En octobre dernier, l’Etat publiait un projet de plan national intégré Energie-Climat pour notre pays, dont la version finale est attendue pour juin 2024.

Ce projet croise les deux documents de gouvernance sur l’énergie et le climat que sont la PPE 3 pour les 2×5 années à venir et la SNBC 3 à horizon 2050, documents qui seront également soumis à consultation en 2024. Il s’agit d’un exercice de planification fixant un scénario cible fondé sur un ensemble de mesures et hypothèses. Ce scénario permet d’établir les budgets « carbone » globaux et sectoriels et les feuilles de route par secteur qui en découlent : l’occasion de faire le point sur quelques grandes orientations énergétiques de la France et comprendre la démarche nationale de bilan énergétique. Une nuance cependant : l’année 2022 reste pour l’ensemble des énergies très atypique : les chiffres sont donc à comprendre à l’aune de cette anomalie ; c’est le déroulement de la méthode au plan national qui nous intéresse ici au premier chef.
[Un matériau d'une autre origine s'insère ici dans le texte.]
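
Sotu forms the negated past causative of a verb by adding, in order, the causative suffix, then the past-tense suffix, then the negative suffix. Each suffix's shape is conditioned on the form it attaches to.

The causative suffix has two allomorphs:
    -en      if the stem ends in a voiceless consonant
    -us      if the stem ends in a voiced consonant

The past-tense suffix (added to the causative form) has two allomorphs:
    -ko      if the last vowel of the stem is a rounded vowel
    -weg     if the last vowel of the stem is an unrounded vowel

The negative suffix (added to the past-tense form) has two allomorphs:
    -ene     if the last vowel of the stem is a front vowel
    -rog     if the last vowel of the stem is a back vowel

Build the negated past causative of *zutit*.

The final consonant of *zutit* is /t/, which is voiceless, so the causative suffix is -en, giving *zutiten*.
The causative form *zutiten* — last vowel /e/ (an unrounded vowel) → -weg → *zutitenweg*.
The past-tense form *zutitenweg* — last vowel /e/ (a front vowel) → -ene → *zutitenwegene*.

zutitenwegene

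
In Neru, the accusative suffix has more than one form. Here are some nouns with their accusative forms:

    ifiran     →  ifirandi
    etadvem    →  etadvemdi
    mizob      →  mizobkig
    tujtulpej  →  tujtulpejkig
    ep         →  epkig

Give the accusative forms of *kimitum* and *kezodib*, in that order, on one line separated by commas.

kimitumdi, kezodibkig

Looking at the final consonant of each stem: -di when the stem ends in a nasal (*ifiran*, *etadvem*); -kig when the stem ends in a non-nasal consonant (*mizob*, *tujtulpej*, *ep*).
Since the final consonant of *kimitum* is /m/ (a nasal), it takes -di, giving *kimitumdi*.
The final consonant of *kezodib* is /b/, which is non-nasal, so the suffix is -kig, giving *kezodibkig*.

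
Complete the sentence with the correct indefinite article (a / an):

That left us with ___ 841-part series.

an

The indefinite article is chosen by the initial *sound* of the following word, not its spelling.
The number *841* is spoken "eight hundred …", beginning with /eɪt/ — a vowel sound.
So the article is *an*: That left us with an 841-part series.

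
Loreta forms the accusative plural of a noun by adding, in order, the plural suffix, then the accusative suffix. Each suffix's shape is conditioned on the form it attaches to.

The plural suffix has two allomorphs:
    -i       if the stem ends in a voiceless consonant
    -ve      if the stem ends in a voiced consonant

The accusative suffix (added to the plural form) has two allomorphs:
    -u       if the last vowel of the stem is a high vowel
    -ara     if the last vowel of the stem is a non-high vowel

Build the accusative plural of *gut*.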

Le plan national rappelle tout d’abord les objectifs européens à 2030 pour notre pays :

  • Consommation d’énergie primaire : 1830 TWh avec une réduction du charbon de 70% pour la même période, une réduction du gaz naturel de 40% en 2030 et 60% en 2035 (base 2012) et une réduction des produits pétroliers de 50% en 2030 ;
  • Consommation énergétique finale de 1209 TWh, soit -30% par rapport à 2012 avec 58% d’énergie décarbonée dans le bouquet énergétique (dont ENR électriques 117 GW-125 GW, biogaz : 50 TWh, biocarburants : 48TWh, chaleur et froid renouvelable : 297 TWh) ;
  • 9,9 GW de nouvelles capacités engagées d’ici 2026 en production nucléaire ;
  • Baisse globale des émissions de GES de 50% (base 1990) en 2030, soit -5% par an entre 2022 et 2030 contre -2% sur la période précédente.

L’atteinte de ces objectifs se fera à partir des leviers de baisse des émissions qui ont des retombées positives en termes d’emplois locaux, qui améliorent le confort de vie des citoyens, qui permettent de résoudre l’équation financière difficile des ménages et qui augmentent la compétitivité des entreprises et l’autosuffisance énergétique.
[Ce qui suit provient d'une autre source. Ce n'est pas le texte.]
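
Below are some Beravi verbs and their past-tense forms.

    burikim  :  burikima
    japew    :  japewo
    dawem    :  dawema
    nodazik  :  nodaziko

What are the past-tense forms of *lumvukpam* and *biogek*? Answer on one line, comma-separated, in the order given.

lumvukpama, biogeko

Looking at the final consonant of each stem: -a when the stem ends in a nasal (*burikim*, *dawem*); -o when the stem ends in a non-nasal consonant (*japew*, *nodazik*).
The final consonant of *lumvukpam* is /m/, which is a nasal, so the suffix is -a, giving *lumvukpama*.
*biogek* — final consonant /k/ (non-nasal) → -o → *biogeko*.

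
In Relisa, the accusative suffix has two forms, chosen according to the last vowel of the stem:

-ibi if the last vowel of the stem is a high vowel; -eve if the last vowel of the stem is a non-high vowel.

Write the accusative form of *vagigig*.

*vagigig*: last vowel = /i/, a high vowel → -ibi → *vagigigibi*.

vagigigibi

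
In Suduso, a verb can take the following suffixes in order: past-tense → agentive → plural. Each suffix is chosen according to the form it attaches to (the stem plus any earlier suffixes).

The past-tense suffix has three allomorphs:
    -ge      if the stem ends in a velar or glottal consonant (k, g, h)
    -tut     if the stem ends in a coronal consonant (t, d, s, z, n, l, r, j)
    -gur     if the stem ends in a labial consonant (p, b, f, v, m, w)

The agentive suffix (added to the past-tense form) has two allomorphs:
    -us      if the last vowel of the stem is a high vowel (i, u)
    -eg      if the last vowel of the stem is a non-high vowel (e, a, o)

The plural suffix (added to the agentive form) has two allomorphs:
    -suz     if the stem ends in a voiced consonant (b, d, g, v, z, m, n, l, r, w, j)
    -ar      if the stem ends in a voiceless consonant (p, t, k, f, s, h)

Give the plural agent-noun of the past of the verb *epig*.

*epig* — final consonant /g/ (velar/glottal) → -ge → *epigge*.
The past-tense form *epigge* — last vowel /e/ (a non-high vowel) → -eg → *epiggeeg*.
The agentive form *epiggeeg* — final consonant /g/ (voiced) → -suz → *epiggeegsuz*.

epiggeegsuz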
On insistera particulièrement sur la décarbonation des énergies puisque les émissions issues de leur combustion représentent 70 % des GES de la France. Cela passe, selon la PPE 3, par la sobriété énergétique, l’efficacité énergétique, le développement des ENR et la relance du nucléaire. La neutralité carbone à 2050 est réaffirmée par le document et est inscrit dans la loi.
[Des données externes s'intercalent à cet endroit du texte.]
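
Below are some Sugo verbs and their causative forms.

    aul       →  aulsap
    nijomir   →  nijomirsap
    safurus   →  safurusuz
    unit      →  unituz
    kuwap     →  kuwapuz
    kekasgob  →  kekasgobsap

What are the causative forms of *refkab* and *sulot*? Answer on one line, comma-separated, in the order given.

The suffix is conditioned by the final consonant: -uz when the stem ends in a voiceless consonant (*safurus*, *unit*, *kuwap*); -sap when the stem ends in a voiced consonant (*aul*, *nijomir*, *kekasgob*).
Since the final consonant of *refkab* is /b/ (voiced), it takes -sap, giving *refkabsap*.
The final consonant of *sulot* is /t/, which is voiceless, so the suffix is -uz, giving *sulotuz*.

refkabsap, sulotuz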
La PPE3 se donne pour objectifs :

  • L’électrification massive : 640TWh de production électrique décarbonée en 2035, en s’appuyant sur le nucléaire et les ENR ;
  • La multiplication par deux d’ici 2035 de la chaleur renouvelable et de récupération (passage de 183 TWh en 2021 à 419 TWh en 2035 par le développement de la biomasse, les géothermies, les pompes à chaleur et le biogaz) ;
  • Déploiement massif des gaz verts «injectables», méthanisation, méthanation, pyrogazéification, gazéification hydrothermale : 50 et 85 TWh à 2035 ;
  • Déploiement massif de l’hydrogène décarboné : 10 GW d’électrolyseurs en 2035 autour des pôles en forte demande ;
  • Soutien aux biocarburants : 90 TWh en 2035, dont 50 TWh produits en France ;
  • Recours à la biomasse : 228 TWh en énergie finale dès 2030.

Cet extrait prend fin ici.